Discovery of first steps in drug resistance process reveals new targets for antibiotics

By Nick Paul Taylor, The Science Advisory Board contributing writer

April 4, 2023 -- Scientists have revealed the initial mechanisms that give rise to drug-resistant Escherichia coli, pointing to potential targets for antibiotics that remain effective as bacteria mutate.

Writing in the journal Molecular Cell, researchers at Baylor College of Medicine describe work that built on their earlier studies of what happens when bacteria are in a stressful environment, such as when they are exposed to an antibiotic.

The earlier work showed that stress responses induced in response to antibiotics can cause mutations that give rise to drug-resistant pathogens. However, details of the first steps in the pathway from antibiotic exposure to antibiotic resistance remained unclear.

The new Baylor paper fills in the gaps, at least in terms of what happens when E. coli is exposed to the broad-spectrum, fluoroquinolone-antibiotic ciprofloxacin. Co-corresponding author Dr. Susan Rosenberg, professor of molecular and human genetics, biochemistry and molecular biology, and molecular virology and microbiology at Baylor, explained the key findings.

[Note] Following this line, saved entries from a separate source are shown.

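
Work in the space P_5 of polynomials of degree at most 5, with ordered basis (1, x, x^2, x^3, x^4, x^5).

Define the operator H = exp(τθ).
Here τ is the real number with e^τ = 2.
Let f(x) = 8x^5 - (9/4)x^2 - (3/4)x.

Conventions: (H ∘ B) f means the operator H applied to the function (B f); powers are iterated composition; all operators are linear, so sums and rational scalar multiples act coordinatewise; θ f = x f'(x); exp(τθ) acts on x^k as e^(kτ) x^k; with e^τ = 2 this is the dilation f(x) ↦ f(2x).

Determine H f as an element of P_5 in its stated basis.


exp(τθ) x^k = e^(kτ) x^k; with e^τ = 2 this sends x^k to 2^k x^k
x ↦ 2 x
x^2 ↦ 4 x^2
x^5 ↦ 32 x^5
applying this coordinatewise to f: exp(τθ) f = 256x^5 - 9x^2 - (3/2)x

the result is g(x) = 256x^5 - 9x^2 - (3/2)x


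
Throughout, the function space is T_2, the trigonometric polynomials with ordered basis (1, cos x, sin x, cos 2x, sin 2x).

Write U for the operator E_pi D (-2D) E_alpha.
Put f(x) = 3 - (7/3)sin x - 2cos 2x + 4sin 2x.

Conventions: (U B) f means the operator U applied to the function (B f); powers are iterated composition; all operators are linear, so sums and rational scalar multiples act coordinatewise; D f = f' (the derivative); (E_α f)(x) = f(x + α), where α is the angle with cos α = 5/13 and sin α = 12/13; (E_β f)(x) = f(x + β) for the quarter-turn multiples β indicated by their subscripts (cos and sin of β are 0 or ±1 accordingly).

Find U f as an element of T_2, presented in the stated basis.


g(x) = (56/13)cos x + (70/39)sin x + (5744/169)cos 2x - (1888/169)sin 2x

E_alpha f = 3 - (28/13)cos x - (35/39)sin x + (718/169)cos 2x - (236/169)sin 2x
D E_alpha f = -(35/39)cos x + (28/13)sin x - (472/169)cos 2x - (1436/169)sin 2x
(-2D) E_alpha f = (70/39)cos x - (56/13)sin x + (944/169)cos 2x + (2872/169)sin 2x
D (-2D) E_alpha f = -(56/13)cos x - (70/39)sin x + (5744/169)cos 2x - (1888/169)sin 2x
E_pi D (-2D) E_alpha f = (56/13)cos x + (70/39)sin x + (5744/169)cos 2x - (1888/169)sin 2x


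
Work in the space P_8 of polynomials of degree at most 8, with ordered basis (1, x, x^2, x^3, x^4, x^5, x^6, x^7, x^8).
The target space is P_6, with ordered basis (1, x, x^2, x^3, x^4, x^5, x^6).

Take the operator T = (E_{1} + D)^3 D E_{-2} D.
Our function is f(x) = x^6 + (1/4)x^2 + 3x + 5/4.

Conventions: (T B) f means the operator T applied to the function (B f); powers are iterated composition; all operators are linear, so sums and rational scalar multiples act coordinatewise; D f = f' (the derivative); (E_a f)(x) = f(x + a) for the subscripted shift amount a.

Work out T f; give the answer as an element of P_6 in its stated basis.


D f = 6x^5 + (1/2)x + 3
E_{-2} D f = 6x^5 - 60x^4 + 240x^3 - 480x^2 + (961/2)x - 190
D E_{-2} D f = 30x^4 - 240x^3 + 720x^2 - 960x + 961/2
E_{1} (D E_{-2} D) f = 30x^4 - 120x^3 + 180x^2 - 120x + 61/2
D (D E_{-2} D) f = 120x^3 - 720x^2 + 1440x - 960
(E_{1} + D) (D E_{-2} D) f = 30x^4 - 540x^2 + 1320x - 1859/2
E_{1} (E_{1} + D) (D E_{-2} D) f = 30x^4 + 120x^3 - 360x^2 + 360x - 239/2
D (E_{1} + D) (D E_{-2} D) f = 120x^3 - 1080x + 1320
(E_{1} + D) (E_{1} + D) (D E_{-2} D) f = 30x^4 + 240x^3 - 360x^2 - 720x + 2401/2
E_{1} (E_{1} + D) (E_{1} + D) (D E_{-2} D) f = 30x^4 + 360x^3 + 540x^2 - 600x + 781/2
D (E_{1} + D) (E_{1} + D) (D E_{-2} D) f = 120x^3 + 720x^2 - 720x - 720
(E_{1} + D) (E_{1} + D) (E_{1} + D) (D E_{-2} D) f = 30x^4 + 480x^3 + 1260x^2 - 1320x - 659/2

the result is g(x) = 30x^4 + 480x^3 + 1260x^2 - 1320x - 659/2


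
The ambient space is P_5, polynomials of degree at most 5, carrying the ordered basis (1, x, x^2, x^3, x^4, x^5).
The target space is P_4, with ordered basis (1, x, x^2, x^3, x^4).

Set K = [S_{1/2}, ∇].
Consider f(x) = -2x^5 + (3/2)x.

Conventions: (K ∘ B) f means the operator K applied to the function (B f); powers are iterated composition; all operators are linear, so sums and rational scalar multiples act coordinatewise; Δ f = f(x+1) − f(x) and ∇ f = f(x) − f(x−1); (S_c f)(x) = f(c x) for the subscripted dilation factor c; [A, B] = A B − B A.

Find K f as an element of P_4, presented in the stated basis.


∇ f = -10x^4 + 20x^3 - 20x^2 + 10x - 1/2
S_{1/2} ∇ f = -(5/8)x^4 + (5/2)x^3 - 5x^2 + 5x - 1/2
S_{1/2} f = -(1/16)x^5 + (3/4)x
∇ S_{1/2} f = -(5/16)x^4 + (5/8)x^3 - (5/8)x^2 + (5/16)x + 11/16
[S_{1/2}, ∇] f = -(5/16)x^4 + (15/8)x^3 - (35/8)x^2 + (75/16)x - 19/16

g(x) = -(5/16)x^4 + (15/8)x^3 - (35/8)x^2 + (75/16)x - 19/16


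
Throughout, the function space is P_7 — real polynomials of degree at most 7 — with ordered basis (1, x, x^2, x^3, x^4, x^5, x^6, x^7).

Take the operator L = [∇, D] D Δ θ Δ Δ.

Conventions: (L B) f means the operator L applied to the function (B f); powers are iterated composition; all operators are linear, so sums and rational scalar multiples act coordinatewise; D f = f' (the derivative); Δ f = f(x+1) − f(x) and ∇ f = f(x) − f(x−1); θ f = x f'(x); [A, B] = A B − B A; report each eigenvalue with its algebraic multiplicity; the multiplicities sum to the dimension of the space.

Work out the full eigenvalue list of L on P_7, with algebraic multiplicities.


image of 1: 0
image of x: 0
image of x^2: 0
image of x^3: 0
image of x^4: 0
image of x^5: 0
image of x^6: 0
image of x^7: 0
the matrix is upper triangular; its diagonal is (0, 0, 0, 0, 0, 0, 0, 0)
for a triangular matrix the eigenvalues are the diagonal entries, with algebraic multiplicity their repetition count

λ = 0 (multiplicity 8)


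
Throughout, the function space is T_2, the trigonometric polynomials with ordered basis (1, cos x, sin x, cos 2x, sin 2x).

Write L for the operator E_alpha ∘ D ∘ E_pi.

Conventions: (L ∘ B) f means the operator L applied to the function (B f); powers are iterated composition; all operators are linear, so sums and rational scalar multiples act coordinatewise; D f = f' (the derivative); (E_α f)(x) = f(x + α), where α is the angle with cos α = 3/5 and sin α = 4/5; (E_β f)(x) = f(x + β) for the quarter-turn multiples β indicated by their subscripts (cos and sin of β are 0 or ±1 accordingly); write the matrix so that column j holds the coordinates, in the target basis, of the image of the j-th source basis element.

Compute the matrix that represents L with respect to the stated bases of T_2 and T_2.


the matrix is [[0, 0, 0, 0, 0]; [0, 4/5, -3/5, 0, 0]; [0, 3/5, 4/5, 0, 0]; [0, 0, 0, -48/25, -14/25]; [0, 0, 0, 14/25, -48/25]] (rows listed top to bottom)

image of 1: 0
image of cos x: (4/5)cos x + (3/5)sin x
image of sin x: -(3/5)cos x + (4/5)sin x
image of cos 2x: -(48/25)cos 2x + (14/25)sin 2x
image of sin 2x: -(14/25)cos 2x - (48/25)sin 2x
each image's coordinates form column j of the matrix


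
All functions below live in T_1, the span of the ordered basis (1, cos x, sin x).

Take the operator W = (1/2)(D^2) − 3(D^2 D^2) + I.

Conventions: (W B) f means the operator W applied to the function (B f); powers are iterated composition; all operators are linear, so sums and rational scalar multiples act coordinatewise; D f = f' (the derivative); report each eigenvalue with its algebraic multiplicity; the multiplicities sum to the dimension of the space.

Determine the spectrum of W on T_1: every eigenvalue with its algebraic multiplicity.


λ = -5/2 (multiplicity 2), λ = 1 (multiplicity 1)

image of 1: 1
image of cos x: -(5/2)cos x
image of sin x: -(5/2)sin x
the matrix is diagonal; its diagonal is (1, -5/2, -5/2)
for a triangular matrix the eigenvalues are the diagonal entries, with algebraic multiplicity their repetition count


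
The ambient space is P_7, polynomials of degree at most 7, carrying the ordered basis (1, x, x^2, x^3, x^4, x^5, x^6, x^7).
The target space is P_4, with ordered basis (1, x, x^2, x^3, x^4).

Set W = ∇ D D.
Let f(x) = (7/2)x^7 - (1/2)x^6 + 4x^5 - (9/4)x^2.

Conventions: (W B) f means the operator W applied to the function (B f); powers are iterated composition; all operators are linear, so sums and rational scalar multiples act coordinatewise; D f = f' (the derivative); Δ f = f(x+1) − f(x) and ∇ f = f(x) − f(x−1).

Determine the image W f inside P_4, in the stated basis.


D f = (49/2)x^6 - 3x^5 + 20x^4 - (9/2)x
D D f = 147x^5 - 15x^4 + 80x^3 - 9/2
∇ (D D) f = 735x^4 - 1530x^3 + 1800x^2 - 1035x + 242

g(x) = 735x^4 - 1530x^3 + 1800x^2 - 1035x + 242


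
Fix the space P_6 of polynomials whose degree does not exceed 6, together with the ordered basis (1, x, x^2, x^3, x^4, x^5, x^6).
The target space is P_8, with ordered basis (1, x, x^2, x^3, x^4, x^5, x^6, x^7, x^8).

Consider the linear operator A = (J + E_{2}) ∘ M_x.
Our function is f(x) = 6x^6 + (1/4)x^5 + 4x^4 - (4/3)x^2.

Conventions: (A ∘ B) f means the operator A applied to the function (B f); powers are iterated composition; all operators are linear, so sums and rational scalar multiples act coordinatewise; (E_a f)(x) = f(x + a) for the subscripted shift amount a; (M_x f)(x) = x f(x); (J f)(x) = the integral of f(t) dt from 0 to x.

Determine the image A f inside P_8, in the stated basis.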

"We discovered that cipro triggers cellular stress responses that promote mutations. This phenomenon, known as stress-induced mutagenesis, generates mutant bacteria, some of which are resistant to cipro. Cipro-resistant mutants keep on growing, sustaining an infection that can no longer be eliminated with cipro," Rosenberg said in a statement.

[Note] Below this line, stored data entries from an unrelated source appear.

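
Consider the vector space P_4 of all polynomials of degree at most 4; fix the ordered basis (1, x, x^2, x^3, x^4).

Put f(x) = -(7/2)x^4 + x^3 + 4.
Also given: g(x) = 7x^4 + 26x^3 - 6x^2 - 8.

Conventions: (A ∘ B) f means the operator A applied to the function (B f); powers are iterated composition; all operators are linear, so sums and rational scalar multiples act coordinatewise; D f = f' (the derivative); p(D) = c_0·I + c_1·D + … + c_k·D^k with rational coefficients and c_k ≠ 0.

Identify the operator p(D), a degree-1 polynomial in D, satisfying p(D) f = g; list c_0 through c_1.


D^0 f = -(7/2)x^4 + x^3 + 4
D^1 f = -14x^3 + 3x^2
matching coefficients of g against c_0 f + c_1 Df + … from the top degree down determines the c_i
solution: c_0 = -2, c_1 = -2

p(D) = -2·I − 2·D, i.e. c_0 = -2, c_1 = -2


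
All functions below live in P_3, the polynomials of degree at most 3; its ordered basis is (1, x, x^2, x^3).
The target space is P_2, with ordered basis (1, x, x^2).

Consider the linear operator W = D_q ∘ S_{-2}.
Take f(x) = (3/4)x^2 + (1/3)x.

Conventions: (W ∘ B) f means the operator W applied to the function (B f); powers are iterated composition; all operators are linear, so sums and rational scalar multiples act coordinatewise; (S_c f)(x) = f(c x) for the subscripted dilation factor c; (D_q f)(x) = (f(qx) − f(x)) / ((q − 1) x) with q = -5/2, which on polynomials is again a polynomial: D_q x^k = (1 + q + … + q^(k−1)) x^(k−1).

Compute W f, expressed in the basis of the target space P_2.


S_{-2} f = 3x^2 - (2/3)x
D_q S_{-2} f = -(9/2)x - 2/3

the result is g(x) = -(9/2)x - 2/3


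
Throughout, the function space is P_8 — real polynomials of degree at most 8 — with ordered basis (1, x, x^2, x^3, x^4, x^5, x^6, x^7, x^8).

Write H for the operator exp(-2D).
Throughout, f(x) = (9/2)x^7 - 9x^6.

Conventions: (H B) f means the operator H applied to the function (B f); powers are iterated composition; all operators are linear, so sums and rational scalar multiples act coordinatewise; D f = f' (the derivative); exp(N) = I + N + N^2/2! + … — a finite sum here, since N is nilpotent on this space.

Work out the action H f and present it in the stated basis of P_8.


order-1 term: -63x^6 + 108x^5
order-2 term: 378x^5 - 540x^4
order-3 term: -1260x^4 + 1440x^3
order-4 term: 2520x^3 - 2160x^2
order-5 term: -3024x^2 + 1728x
order-6 term: 2016x - 576
order-7 term: -576
the series for exp(-2D) f terminates at order 7
exp(-2D) f = (9/2)x^7 - 72x^6 + 486x^5 - 1800x^4 + 3960x^3 - 5184x^2 + 3744x - 1152

the image equals g(x) = (9/2)x^7 - 72x^6 + 486x^5 - 1800x^4 + 3960x^3 - 5184x^2 + 3744x - 1152


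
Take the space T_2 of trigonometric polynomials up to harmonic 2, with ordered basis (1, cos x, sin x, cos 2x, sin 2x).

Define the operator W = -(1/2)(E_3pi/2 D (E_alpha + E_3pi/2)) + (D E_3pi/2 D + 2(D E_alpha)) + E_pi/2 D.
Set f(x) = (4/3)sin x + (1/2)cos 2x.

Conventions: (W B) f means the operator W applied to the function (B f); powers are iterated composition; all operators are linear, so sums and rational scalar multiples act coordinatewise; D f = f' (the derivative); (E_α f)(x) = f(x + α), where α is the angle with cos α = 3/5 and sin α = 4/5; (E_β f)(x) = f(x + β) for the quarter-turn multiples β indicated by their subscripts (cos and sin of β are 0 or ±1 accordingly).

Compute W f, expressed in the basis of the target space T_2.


g(x) = (46/15)cos x - (58/15)sin x - (2/5)cos 2x + (11/5)sin 2x

E_alpha f = (16/15)cos x + (4/5)sin x - (7/50)cos 2x - (12/25)sin 2x
E_3pi/2 f = -(4/3)cos x - (1/2)cos 2x
(E_alpha + E_3pi/2) f = -(4/15)cos x + (4/5)sin x - (16/25)cos 2x - (12/25)sin 2x
D (E_alpha + E_3pi/2) f = (4/5)cos x + (4/15)sin x - (24/25)cos 2x + (32/25)sin 2x
E_3pi/2 D (E_alpha + E_3pi/2) f = -(4/15)cos x + (4/5)sin x + (24/25)cos 2x - (32/25)sin 2x
(-(1/2)(E_3pi/2 D (E_alpha + E_3pi/2))) f = (2/15)cos x - (2/5)sin x - (12/25)cos 2x + (16/25)sin 2x
D f = (4/3)cos x - sin 2x
E_3pi/2 D f = (4/3)sin x + sin 2x
D E_3pi/2 D f = (4/3)cos x + 2cos 2x
E_alpha f = (16/15)cos x + (4/5)sin x - (7/50)cos 2x - (12/25)sin 2x
D E_alpha f = (4/5)cos x - (16/15)sin x - (24/25)cos 2x + (7/25)sin 2x
(2(D E_alpha)) f = (8/5)cos x - (32/15)sin x - (48/25)cos 2x + (14/25)sin 2x
(D E_3pi/2 D + 2(D E_alpha)) f = (44/15)cos x - (32/15)sin x + (2/25)cos 2x + (14/25)sin 2x
D f = (4/3)cos x - sin 2x
E_pi/2 D f = -(4/3)sin x + sin 2x
(-(1/2)(E_3pi/2 D (E_alpha + E_3pi/2)) + (D E_3pi/2 D + 2(D E_alpha)) + E_pi/2 D) f = (46/15)cos x - (58/15)sin x - (2/5)cos 2x + (11/5)sin 2x


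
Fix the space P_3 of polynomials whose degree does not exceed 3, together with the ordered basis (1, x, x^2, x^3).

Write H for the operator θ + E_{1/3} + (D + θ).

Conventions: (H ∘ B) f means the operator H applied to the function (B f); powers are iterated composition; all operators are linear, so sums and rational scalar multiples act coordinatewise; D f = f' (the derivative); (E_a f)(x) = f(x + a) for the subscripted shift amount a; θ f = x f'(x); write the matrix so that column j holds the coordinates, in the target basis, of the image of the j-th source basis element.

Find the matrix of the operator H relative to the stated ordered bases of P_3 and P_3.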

The study showed that cipro induces breaks in DNA. As broken DNA accumulates inside the bacteria, the pathogen triggers a DNA-damage response to repair the breaks. Because DNA repair is prone to errors, it can cause mutations that, in some cases, confer drug resistance. Rosenberg and her colleagues showed that the general stress response and the DNA-damage response are both essential to the mutagenesis that gives rise to drug-resistant E. coli.

Surprisingly, a protein already present in the cell drives the two responses. The researchers expected E. coli to synthesize a specific protein to trigger the responses, but found that RNA polymerase, an enzyme that cells use to transcribe DNA, is key to the process. When ppGpp, a nucleotide found in bacteria in stressful environments, encounters RNA polymerase, it binds to the enzyme at two sites that are vital to the activation of the general stress response and the DNA-damage response.

The finding suggests it may be possible to target the process to stop the emergence of resistant strains. Interfering with the ppGpp binding sites could prevent the activation of the DNA-damage response and thereby stop the repairs that give rise to drug-resistant bacteria. In the latest study, DNA repair caused resistance to both cipro and two other antibiotics that the bacteria had never encountered.